O relatório do CNJ não especifica o tipo de prisão ordenada nos mandados pendentes – temporária, preventiva, para execução de pena ou prisão civil, por não pagamento de pensão alimentícia – nem filtra múltiplos mandados expedidos contra a mesma pessoa. Mas resta óbvio que o cumprimento de apenas uma parte ínfima deles já seria suficiente para agravar o colapso do já falido sistema penitenciário nacional, com consequências imprevisíveis para a sociedade.

Além dos impactos que o eventual cumprimento desses mandados teria sobre as insalubres prisões brasileiras, cabe investigar a fundo as causas de um número tão elevado de decretos de prisão no País e as razões para o seu descumprimento. Vale dizer, é imprescindível que se faça a clara distinção entre política criminal e política carcerária. Somente com um diagnóstico claro sobre a mesa haverá condições para se traçar um plano que combata o problema de forma corajosa e efetiva.

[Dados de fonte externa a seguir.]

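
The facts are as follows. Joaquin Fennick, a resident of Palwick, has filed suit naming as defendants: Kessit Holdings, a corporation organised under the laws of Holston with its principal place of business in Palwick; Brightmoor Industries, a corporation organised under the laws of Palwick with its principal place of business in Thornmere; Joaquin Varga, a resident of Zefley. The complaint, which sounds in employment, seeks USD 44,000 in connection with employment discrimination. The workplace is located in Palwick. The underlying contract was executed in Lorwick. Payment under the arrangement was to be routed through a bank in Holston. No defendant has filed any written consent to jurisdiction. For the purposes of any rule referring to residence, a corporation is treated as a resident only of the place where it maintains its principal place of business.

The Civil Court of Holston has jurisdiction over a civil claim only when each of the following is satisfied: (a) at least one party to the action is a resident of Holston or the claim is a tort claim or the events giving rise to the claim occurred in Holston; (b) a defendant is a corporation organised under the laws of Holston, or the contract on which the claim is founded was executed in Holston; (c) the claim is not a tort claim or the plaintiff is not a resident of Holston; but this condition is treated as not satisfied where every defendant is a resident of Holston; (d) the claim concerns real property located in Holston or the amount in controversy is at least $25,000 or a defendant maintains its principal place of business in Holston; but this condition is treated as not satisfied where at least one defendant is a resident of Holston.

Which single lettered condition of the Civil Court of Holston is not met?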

Virou chavão entre os especialistas da área penal dizer que, no Brasil, “prende-se muito e prende-se mal”. Os dois advérbios ensejam um debate mais aprofundado. Quando se tem mais de meio milhão de mandados de prisão sem cumprimento não se pode dizer, evidentemente, que aqui se prende muito. Tampouco pode-se dizer que prendemos “mal” sem antes haver um levantamento preciso sobre a natureza das prisões decretadas e os crimes que lhes deram origem. Com base nessas informações, a sociedade brasileira – por intermédio do Congresso Nacional – precisa enfrentar o inarredável debate sobre a atual política criminal vigente no País. A absoluta falência da administração penitenciária impõe a discussão sobre a adoção de penas restritivas de direitos em contraposição às de privação de liberdade nos casos de crimes de menor potencial ofensivo, principalmente quando envolvem réus primários, que hoje são mandados para presídios onde terão contato com criminosos capazes de transformá-los em verdadeiros facínoras.

Com 175.219 mandados não cumpridos, São Paulo lidera o ranking de prisões pendentes. O número é maior do que a soma dos três Estados imediatamente seguintes (Minas Gerais, com 49.425; Rio de Janeiro, com 44.607; e Pernambuco, com 36.925). Segundo André Kehdi, ex-presidente do Instituto Brasileiro de Ciências Criminais, a situação paulista é um “faz de conta de que há justiça”. Mas, se por um lado o grande número de mandados de prisão não cumpridos pode revelar uma suposta falta de critério da Justiça – ou o comedimento dos juízes na adoção de penas alternativas quando cabíveis –, por outro atesta a incapacidade das polícias estaduais de cumpri-los.

A solução para a crise do sistema penitenciário passa, necessariamente, pelo corajoso debate acerca da política criminal brasileira e por uma profunda reformulação dos aparatos de segurança dos Estados. Sem esta abordagem, a carnificina nos cárceres será uma triste rotina.